Camphor Laurel Trees



About this Item
SubjectsTrees and plants; Environment
SpeakersPavey The Hon Melinda
BusinessAdjournment


    CAMPHOR LAUREL TREES
Page: 368



    The Hon. MELINDA PAVEY [4.22 p.m.]: I speak on an environmental issue that is having very serious repercussions on the State's North Coast and, to a slower extent, on great sections of New South Wales: the proliferation of the camphor laurel tree. The Royal Melbourne Institute of Technology—Australia's key research centre for environmental toxicology—has stated that the camphor laurel tree is the most toxic plant species in Australia's history, is an environmental scourge that threatens the environmental sustainability of the region, and deserves far greater attention by this Government.

    I thank the Camphor Laurel Research Centre and the convener, the very dedicated and passionate Jo Friend, for bringing their research to my attention and making it public. The research centre and Jo Friend are lone crusaders in bringing to the public's attention the potential threats and dangers of the camphor laurel. They raise many questions that need better answers from the Government and relevant departments, research that is not done because of lack of resources and commitment to get to the truth. In recent months four koalas have been found dead under camphors or have been seen eating camphor laurels within 48 hours of falling from known Rosebank camphors. A veterinary dissection of one koala from Goonengerry revealed a definite camphor smell and camphor laurel's more toxic yellow-green leaf colour throughout the stomach. This colour is far from the normal masticated colour of green eucalypt and the other browse species leaves.

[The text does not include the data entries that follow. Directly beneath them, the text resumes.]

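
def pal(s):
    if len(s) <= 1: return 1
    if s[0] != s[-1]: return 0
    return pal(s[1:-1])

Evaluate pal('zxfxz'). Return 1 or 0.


pal('zxfxz'): s[0]='z' == s[-1]='z' -> check pal('xfx')
pal('xfx'): s[0]='x' == s[-1]='x' -> check pal('f')
pal('f'): len <= 1 -> return 1  (base case)
Result: 1 (palindrome)

1


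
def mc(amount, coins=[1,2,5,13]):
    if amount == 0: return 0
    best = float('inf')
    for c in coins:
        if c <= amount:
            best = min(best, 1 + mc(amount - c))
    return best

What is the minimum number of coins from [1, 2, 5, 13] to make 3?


Building up with DP:
mc(0) = 0
mc(1) = min(1+mc(0)=1+0=1) = 1
mc(2) = min(1+mc(1)=1+1=2, 1+mc(0)=1+0=1) = 1
mc(3) = min(1+mc(2)=1+1=2, 1+mc(1)=1+1=2) = 2

2


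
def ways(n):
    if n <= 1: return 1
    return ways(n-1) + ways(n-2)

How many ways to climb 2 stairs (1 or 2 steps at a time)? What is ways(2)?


Building up from base cases:
ways(0) = 1
ways(1) = 1
ways(2) = ways(1) + ways(0) = 1 + 1 = 2

2


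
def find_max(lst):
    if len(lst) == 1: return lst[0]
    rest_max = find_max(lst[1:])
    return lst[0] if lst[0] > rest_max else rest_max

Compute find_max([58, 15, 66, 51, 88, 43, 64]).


find_max([58, 15, 66, 51, 88, 43, 64]): compare 58 with find_max([15, 66, 51, 88, 43, 64])
find_max([15, 66, 51, 88, 43, 64]): compare 15 with find_max([66, 51, 88, 43, 64])
find_max([66, 51, 88, 43, 64]): compare 66 with find_max([51, 88, 43, 64])
find_max([51, 88, 43, 64]): compare 51 with find_max([88, 43, 64])
find_max([88, 43, 64]): compare 88 with find_max([43, 64])
find_max([43, 64]): compare 43 with find_max([64])
find_max([64]) = 64  (base case)
Compare 43 with 64 -> 64
Compare 88 with 64 -> 88
Compare 51 with 88 -> 88
Compare 66 with 88 -> 88
Compare 15 with 88 -> 88
Compare 58 with 88 -> 88

88


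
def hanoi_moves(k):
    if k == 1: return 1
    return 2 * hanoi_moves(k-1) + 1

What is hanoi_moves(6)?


hanoi_moves(6) = 2 * hanoi_moves(5) + 1
hanoi_moves(5) = 2 * hanoi_moves(4) + 1
hanoi_moves(4) = 2 * hanoi_moves(3) + 1
hanoi_moves(3) = 2 * hanoi_moves(2) + 1
hanoi_moves(2) = 2 * hanoi_moves(1) + 1
hanoi_moves(1) = 1  (base case)
hanoi_moves(2) = 2 * 1 + 1 = 3
hanoi_moves(3) = 2 * 3 + 1 = 7
hanoi_moves(4) = 2 * 7 + 1 = 15
hanoi_moves(5) = 2 * 15 + 1 = 31
hanoi_moves(6) = 2 * 31 + 1 = 63

63


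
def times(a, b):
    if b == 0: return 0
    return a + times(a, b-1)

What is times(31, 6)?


times(31, 6) = 31 + times(31, 5)
times(31, 5) = 31 + times(31, 4)
times(31, 4) = 31 + times(31, 3)
times(31, 3) = 31 + times(31, 2)
times(31, 2) = 31 + times(31, 1)
times(31, 1) = 31 + times(31, 0)
times(31, 0) = 0  (base case)
Total: 31 + 31 + 31 + 31 + 31 + 31 + 0 = 186

186


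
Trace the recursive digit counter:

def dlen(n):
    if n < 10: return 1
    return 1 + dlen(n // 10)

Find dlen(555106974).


dlen(555106974) = 1 + dlen(55510697)
dlen(55510697) = 1 + dlen(5551069)
dlen(5551069) = 1 + dlen(555106)
dlen(555106) = 1 + dlen(55510)
dlen(55510) = 1 + dlen(5551)
dlen(5551) = 1 + dlen(555)
dlen(555) = 1 + dlen(55)
dlen(55) = 1 + dlen(5)
dlen(5) = 1  (base case: 5 < 10)
Unwinding: 1 + 1 + 1 + 1 + 1 + 1 + 1 + 1 + 1 = 9

9


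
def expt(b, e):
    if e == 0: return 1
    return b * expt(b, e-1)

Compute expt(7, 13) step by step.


expt(7, 13)
= 7 * expt(7, 12)
= 7 * 7 * expt(7, 11)
= 7 * 7 * 7 * expt(7, 10)
= 7 * 7 * 7 * 7 * expt(7, 9)
= 7 * 7 * 7 * 7 * 7 * expt(7, 8)
= 7 * 7 * 7 * 7 * 7 * 7 * expt(7, 7)
= 7 * 7 * 7 * 7 * 7 * 7 * 7 * expt(7, 6)
= 7 * 7 * 7 * 7 * 7 * 7 * 7 * 7 * expt(7, 5)
= 7 * 7 * 7 * 7 * 7 * 7 * 7 * 7 * 7 * expt(7, 4)
= 7 * 7 * 7 * 7 * 7 * 7 * 7 * 7 * 7 * 7 * expt(7, 3)
= 7 * 7 * 7 * 7 * 7 * 7 * 7 * 7 * 7 * 7 * 7 * expt(7, 2)
= 7 * 7 * 7 * 7 * 7 * 7 * 7 * 7 * 7 * 7 * 7 * 7 * expt(7, 1)
= 7 * 7 * 7 * 7 * 7 * 7 * 7 * 7 * 7 * 7 * 7 * 7 * 7 * expt(7, 0)
= 7 * 7 * 7 * 7 * 7 * 7 * 7 * 7 * 7 * 7 * 7 * 7 * 7 * 1
= 96889010407

96889010407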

    It is the first occasion on which a dead Koala has been presented for detailed examination of its gut contents, especially the 15 known camphor laurel toxins. The Royal Melbourne Institute of Technology is carrying out the research and the autopsy into this dead koala. We are still waiting for those toxicology results. But why are we waiting for a Victorian institution to look into the death of this koala? Also in question are the autopsies of 20 koalas from New South Wales Agriculture from 1998 to 2000. Those autopsies had no blood sampling or scrutiny for toxins despite the identification of odd stomach contents for three of the koalas.

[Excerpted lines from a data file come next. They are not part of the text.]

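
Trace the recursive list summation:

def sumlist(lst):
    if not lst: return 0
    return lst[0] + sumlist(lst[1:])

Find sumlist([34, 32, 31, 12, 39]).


sumlist([34, 32, 31, 12, 39]) = 34 + sumlist([32, 31, 12, 39])
sumlist([32, 31, 12, 39]) = 32 + sumlist([31, 12, 39])
sumlist([31, 12, 39]) = 31 + sumlist([12, 39])
sumlist([12, 39]) = 12 + sumlist([39])
sumlist([39]) = 39 + sumlist([])
sumlist([]) = 0  (base case)
Total: 34 + 32 + 31 + 12 + 39 + 0 = 148

148


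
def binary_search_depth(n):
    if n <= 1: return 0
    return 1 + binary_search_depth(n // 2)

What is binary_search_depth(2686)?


2686 / 2 = 1343
1343 / 2 = 671
671 / 2 = 335
335 / 2 = 167
167 / 2 = 83
83 / 2 = 41
41 / 2 = 20
20 / 2 = 10
10 / 2 = 5
5 / 2 = 2
2 / 2 = 1
Reached 1 after 11 halvings

11


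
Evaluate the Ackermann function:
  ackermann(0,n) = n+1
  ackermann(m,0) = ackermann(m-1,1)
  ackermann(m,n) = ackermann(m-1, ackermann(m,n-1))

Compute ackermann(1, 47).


ackermann(1, 47) = ackermann(0, ackermann(1, 46))
  ackermann(1, 46) = ackermann(0, ackermann(1, 45))
    ackermann(1, 45) = ackermann(0, ackermann(1, 44))
      ackermann(1, 44) = ackermann(0, ackermann(1, 43))
        ackermann(1, 43) = ackermann(0, ackermann(1, 42))
          ackermann(1, 42) = ackermann(0, ackermann(1, 41))
          ackermann(1, 41) = ackermann(0, ackermann(1, 40))
          ackermann(1, 40) = ackermann(0, ackermann(1, 39))
          ackermann(1, 39) = ackermann(0, ackermann(1, 38))
          ackermann(1, 38) = ackermann(0, ackermann(1, 37))
          ackermann(1, 37) = ackermann(0, ackermann(1, 36))
          ackermann(1, 36) = ackermann(0, ackermann(1, 35))
          ackermann(1, 35) = ackermann(0, ackermann(1, 34))
          ackermann(1, 34) = ackermann(0, ackermann(1, 33))
          ackermann(1, 33) = ackermann(0, ackermann(1, 32))
          ackermann(1, 32) = ackermann(0, ackermann(1, 31))
          ackermann(1, 31) = ackermann(0, ackermann(1, 30))
          ackermann(1, 30) = ackermann(0, ackermann(1, 29))
          ackermann(1, 29) = ackermann(0, ackermann(1, 28))
          ackermann(1, 28) = ackermann(0, ackermann(1, 27))
          ackermann(1, 27) = ackermann(0, ackermann(1, 26))
          ackermann(1, 26) = ackermann(0, ackermann(1, 25))
          ackermann(1, 25) = ackermann(0, ackermann(1, 24))
          ackermann(1, 24) = ackermann(0, ackermann(1, 23))
          ackermann(1, 23) = ackermann(0, ackermann(1, 22))
... (trace truncated)
Result: ackermann(1, 47) = 49

49


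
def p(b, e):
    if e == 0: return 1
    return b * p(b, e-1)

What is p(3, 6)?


p(3, 6)
= 3 * p(3, 5)
= 3 * 3 * p(3, 4)
= 3 * 3 * 3 * p(3, 3)
= 3 * 3 * 3 * 3 * p(3, 2)
= 3 * 3 * 3 * 3 * 3 * p(3, 1)
= 3 * 3 * 3 * 3 * 3 * 3 * p(3, 0)
= 3 * 3 * 3 * 3 * 3 * 3 * 1
= 729

729


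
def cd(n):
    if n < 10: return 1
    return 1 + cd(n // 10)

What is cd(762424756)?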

    The greatest concern of the Camphor Laurel Research Centre is that not one of the 20 autopsies recorded the daytime weather conditions at the time of death of the koalas. That is important because the toxicity of camphor laurel trees can increase during a change in the seasons. Camphors remain largely unstressed in moderate climates and have lower levels of toxicity during cooler periods. During hotter conditions camphor laurels are believed to be more toxic. No record was made of the presence or absence of vomiting or frothing at the mouth, classic symptoms of camphor laurel toxification. Worse still, the Camphor Laurel Research Centre has been denied autopsy results for the past three years as the autopsies have never been written down or recorded. No doubt that is another victim of departmental cost-cutting.

    It is not only the cute, cuddly koala but the local platypus that is under threat. Why are platypuses safely inhabiting farm dams when there is evidence of a declining population in streams where the camphor laurel is invading? The community demands more surveys by the National Parks and Wildlife Service of streams in the north-east regions to properly assess the impact of camphor laurels. So often the farmer is the archenemy, yet why are platypuses living in the dams and not in the streams invaded by camphor laurel?

    There are probably a lot of issues but I believe the camphor laurel should be investigated. I do not think we have the answers so let us look forward and not just blame the farmer. Let us look at a whole range of issues, including the toxicity of the camphor laurel tree and the potential damage of this tree, not only on species such as koala and platypus but even on the human species. Some very serious questions need to be investigated and we need to investigate them before camphor laurel grabs hold of other areas further south. It has already started to appear in Gippsland in Victoria, which is a very serious consequence, and it is appearing on the Dorrigo plateau on that beautiful red volcanic soil. We need action to stop its spread. I look forward to working with the Camphor Laurel Research Centre and Jo Friend to bring the attention of the public to this massive problem.